Çay, yağ, makyaj, çikolata lekeleri… Gün içinde fark etmeden üzerinize bulaşan lekeler artık kâbus olmaktan çıkıyor. Siemens iQ500 çamaşır makinesi ile stainRemoval teknolojisi devreye giriyor. Tek bir dokunuşla çay, yağ, kozmetik veya günlük hayatta karşılaştığınız diğer zor lekeler için özel programları aktif edebilirsiniz. 

Siemens Home Connect uygulaması sayesinde daha fazla leke türünü ve bunlar için geliştirilmiş özel programları keşfetmek de mümkün. Yani sadece “lekeyi çıkar” demekle kalmıyor, sizin için en doğru yıkama programını da otomatik olarak öneriyor.
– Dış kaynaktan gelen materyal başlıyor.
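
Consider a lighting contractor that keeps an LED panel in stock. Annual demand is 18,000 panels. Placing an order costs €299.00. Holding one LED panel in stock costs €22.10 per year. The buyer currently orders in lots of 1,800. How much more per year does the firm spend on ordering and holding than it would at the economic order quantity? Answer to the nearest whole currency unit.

EOQ = √(2DS/H) = √(2 × 18,000 × 299 / 22.1) ≈ 697.90.
Cost at Q* = (D/Q*)S + (Q*/2)H = √(2DSH) ≈ €15,423.50.
Cost at Q = 1,800: (18,000/1,800)×299 + (1,800/2)×22.1 = €2,990.00 + €19,890.00 = €22,880.00.
Excess = €22,880.00 − €15,423.50 = €7,456.50.

Extra cost ≈ €7,456 per year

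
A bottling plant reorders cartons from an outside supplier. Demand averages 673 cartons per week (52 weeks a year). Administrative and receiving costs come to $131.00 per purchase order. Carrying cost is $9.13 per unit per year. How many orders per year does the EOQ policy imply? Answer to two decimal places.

N ≈ 34.92 orders per year

Annual demand D = 673 × 52 = 34,996.
EOQ = √(2DS/H) = √(2 × 34,996 × 131 / 9.13) ≈ 1002.13.
Orders per year = D / Q* = 34,996 / 1002.13 ≈ 34.922.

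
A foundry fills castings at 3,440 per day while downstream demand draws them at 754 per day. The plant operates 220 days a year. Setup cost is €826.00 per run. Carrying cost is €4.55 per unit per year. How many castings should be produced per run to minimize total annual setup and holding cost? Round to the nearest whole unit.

Annual demand D = 754 × 220 = 165,880.
Production build-up factor (1 − d/p) = 1 − 754/3,440 = 0.7808.
Q* = √(2DS / (H(1 − d/p))) = √(2 × 165,880 × 826 / (4.55 × 0.7808)).
= √(274,033,760 / 3.5527) ≈ 8782.589.

Q* ≈ 8,783 castings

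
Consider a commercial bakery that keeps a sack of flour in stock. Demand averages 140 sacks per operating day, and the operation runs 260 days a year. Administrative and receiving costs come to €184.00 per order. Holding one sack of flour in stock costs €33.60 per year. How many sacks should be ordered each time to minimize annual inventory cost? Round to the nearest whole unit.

Annual demand D = 140 × 260 = 36,400.
EOQ = √(2DS / H) = √(2 × 36,400 × 184 / 33.6).
= √(13,395,200 / 33.6) = √398,666.6667 ≈ 631.401.

Q* ≈ 631 sacks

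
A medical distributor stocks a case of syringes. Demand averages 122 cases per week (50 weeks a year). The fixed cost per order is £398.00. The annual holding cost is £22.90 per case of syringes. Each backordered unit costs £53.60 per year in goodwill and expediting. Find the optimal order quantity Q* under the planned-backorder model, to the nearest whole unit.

Q* ≈ 550 cases

Annual demand D = 122 × 50 = 6,100.
With planned backorders, Q* = √(2DS/H) · √((H+B)/B).
√(2DS/H) = √(2 × 6,100 × 398 / 22.9) = 460.473.
√((H+B)/B) = √((22.9+53.6)/53.6) = 1.1947.
Q* ≈ 550.113.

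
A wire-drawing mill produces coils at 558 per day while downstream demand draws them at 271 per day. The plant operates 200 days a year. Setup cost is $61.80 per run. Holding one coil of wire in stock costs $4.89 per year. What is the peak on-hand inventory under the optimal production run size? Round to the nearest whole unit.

I_max ≈ 839 coils

Annual demand D = 271 × 200 = 54,200.
Production build-up factor (1 − d/p) = 1 − 271/558 = 0.5143.
Q* = √(2DS / (H(1 − d/p))) = √(2 × 54,200 × 61.8 / (4.89 × 0.5143)).
= √(6,699,120 / 2.5151) ≈ 1632.039.
Maximum inventory = Q*(1 − d/p) = 1632.039 × 0.5143 ≈ 839.418.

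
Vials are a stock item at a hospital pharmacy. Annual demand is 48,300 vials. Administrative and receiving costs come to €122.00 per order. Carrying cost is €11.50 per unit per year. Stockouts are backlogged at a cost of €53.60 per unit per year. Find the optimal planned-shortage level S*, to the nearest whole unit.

With planned backorders, Q* = √(2DS/H) · √((H+B)/B).
√(2DS/H) = √(2 × 48,300 × 122 / 11.5) = 1012.324.
√((H+B)/B) = √((11.5+53.6)/53.6) = 1.1021.
Q* ≈ 1115.649.
S* = Q* · H/(H+B) = 1115.649 × 11.5/65.1 ≈ 197.081.

S* ≈ 197 vials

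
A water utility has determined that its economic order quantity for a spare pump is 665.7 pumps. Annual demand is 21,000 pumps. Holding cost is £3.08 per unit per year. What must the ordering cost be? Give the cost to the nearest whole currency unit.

S ≈ £32

Squaring Q* = √(2DS/H) gives Q*² = 2DS/H.
From Q* = √(2DS/H): S = Q*²H / (2D) = 665.7² × 3.08 / (2 × 21,000) = 32.4981.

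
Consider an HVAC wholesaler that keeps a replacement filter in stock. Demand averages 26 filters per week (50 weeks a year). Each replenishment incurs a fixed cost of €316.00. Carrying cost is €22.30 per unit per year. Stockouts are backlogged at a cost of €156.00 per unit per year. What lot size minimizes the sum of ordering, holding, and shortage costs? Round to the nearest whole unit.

Annual demand D = 26 × 50 = 1,300.
With planned backorders, Q* = √(2DS/H) · √((H+B)/B).
√(2DS/H) = √(2 × 1,300 × 316 / 22.3) = 191.945.
√((H+B)/B) = √((22.3+156)/156) = 1.0691.
Q* ≈ 205.207.

Q* ≈ 205 filters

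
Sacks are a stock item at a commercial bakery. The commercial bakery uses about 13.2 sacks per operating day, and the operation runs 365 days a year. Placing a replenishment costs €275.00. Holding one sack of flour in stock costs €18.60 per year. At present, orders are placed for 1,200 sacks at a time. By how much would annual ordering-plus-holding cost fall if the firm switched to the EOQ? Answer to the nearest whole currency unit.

Annual demand D = 13.2 × 365 = 4,818.
EOQ = √(2DS/H) = √(2 × 4,818 × 275 / 18.6) ≈ 377.45.
Cost at Q* = (D/Q*)S + (Q*/2)H = √(2DSH) ≈ €7,020.55.
Cost at Q = 1,200: (4,818/1,200)×275 + (1,200/2)×18.6 = €1,104.12 + €11,160.00 = €12,264.12.
Excess = €12,264.12 − €7,020.55 = €5,243.57.

Extra cost ≈ €5,244 per year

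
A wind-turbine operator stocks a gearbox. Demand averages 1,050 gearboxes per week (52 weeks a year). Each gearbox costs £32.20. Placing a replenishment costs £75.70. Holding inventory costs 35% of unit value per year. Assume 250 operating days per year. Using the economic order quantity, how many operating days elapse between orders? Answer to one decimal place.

T ≈ 3.9 days

Annual demand D = 1,050 × 52 = 54,600.
Holding cost H = 0.35 × £32.20 = £11.2700 per unit per year.
EOQ = √(2DS/H) = √(2 × 54,600 × 75.7 / 11.27) ≈ 856.44.
Cycle time = Q*/D × 250 = 856.44 / 54,600 × 250 ≈ 3.921 days.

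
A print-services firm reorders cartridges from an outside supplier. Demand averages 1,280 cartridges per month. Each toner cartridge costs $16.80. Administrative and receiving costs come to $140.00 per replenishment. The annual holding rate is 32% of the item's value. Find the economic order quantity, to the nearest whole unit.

Q* ≈ 894 cartridges

Annual demand D = 1,280 × 12 = 15,360.
Holding cost H = 0.32 × $16.80 = $5.3760 per unit per year.
EOQ = √(2DS / H) = √(2 × 15,360 × 140 / 5.376).
= √(4,300,800 / 5.376) = √800,000 ≈ 894.427.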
Böylece hem lekelerle uğraşmak zorunda kalmıyor hem de giysilerinizin ömrünü koruyorsunuz. 

Artık çocuğunuza yemek yedirirken dökülen yemek lekeleri, kahve kazaları ya da mutfakta sıçrayan yağ lekeleri sizi endişelendirmiyor. stainRemoval, günlük hayatın getirdiği küçük sürprizlere karşı en güvenilir yardımcınız oluyor. 

Siemens iQ500 çamaşır ve kurutma makineleri, artık sadece kıyafetlerinizi temizleyen makineler değil; size zaman, konfor ve güven veren akıllı iş ortaklarınızdır. Ütüye harcadığınız vakti kendinize ayırın, lekelerle uğraşmayı unutun ve teknolojinin yaşam alanınıza uyumunun keyfini yaşayın.

*Bu yazı Siemens’in katkılarıyla hazırlanmıştır.